Oysa gerçekler başka bir şey söylüyor. Bilindiği gibi büyükelçilerin Kavala açıklamasından sonra Erdoğan, açıklamayı yapan büyükelçilerin “İstenmeyen kişi” ilan edilmesi talimatını verdiğini söylemiş ancak büyükelçilerin “Viyana Sözleşmesi’nin 41. maddesine riayet etme” vurgusunun yer aldığı ikinci bir açıklama yapmalarından sonra bu kararından vazgeçmişti. Fakat Beyaz Saray sözcüsünün Kavala’nın serbest bırakılması açıklamasının Viyana Sözleşmesi’nin 41. maddesiyle uyumlu olduğunu söylemesi, kendi tutumlarında bir değişiklik olmadığını ancak büyükelçiler tarafından yapılan ikinci açıklamayla Erdoğan’a geri adım atma fırsatının verildiğini gösteriyor.

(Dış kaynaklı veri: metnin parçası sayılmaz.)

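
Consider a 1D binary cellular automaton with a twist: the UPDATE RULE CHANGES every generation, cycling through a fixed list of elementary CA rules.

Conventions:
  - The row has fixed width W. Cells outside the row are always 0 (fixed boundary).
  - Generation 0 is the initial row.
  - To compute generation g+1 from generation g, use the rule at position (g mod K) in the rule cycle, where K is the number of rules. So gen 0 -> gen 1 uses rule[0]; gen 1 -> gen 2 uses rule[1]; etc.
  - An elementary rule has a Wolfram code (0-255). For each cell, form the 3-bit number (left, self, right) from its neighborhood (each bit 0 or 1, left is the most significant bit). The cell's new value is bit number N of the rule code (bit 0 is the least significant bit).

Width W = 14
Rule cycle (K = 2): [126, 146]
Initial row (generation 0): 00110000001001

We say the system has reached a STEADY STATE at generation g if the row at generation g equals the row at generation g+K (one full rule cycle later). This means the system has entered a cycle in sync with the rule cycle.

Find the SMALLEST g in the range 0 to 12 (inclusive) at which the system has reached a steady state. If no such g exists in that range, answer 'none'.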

Anlayacağınız Erdoğan içeride emperyalistlere kafa tutan büyük/güçlü lider imajını çizmeye çalışırken iktidarının temsilcileri de emperyalistlerden randevu alabilmek için ödevlerine harıl harıl çalışıyor. Bu yüzden Biden’la görüşme konusunda “Büyük ihtimalle Roma’da değil ama Glasgow’da görüşmemiz olacak” diyen Erdoğan’a, ABD yönetimi; ödevlerini hatırlatarak “inş cnm ya” yanıtını veriyor.

Emperyalistlere karşı halklarımızın ortak mücadelesiyle kurulmuş olan cumhuriyetin 98. yılında Erdoğan yönetiminin ülkeyi getirdiği yer budur!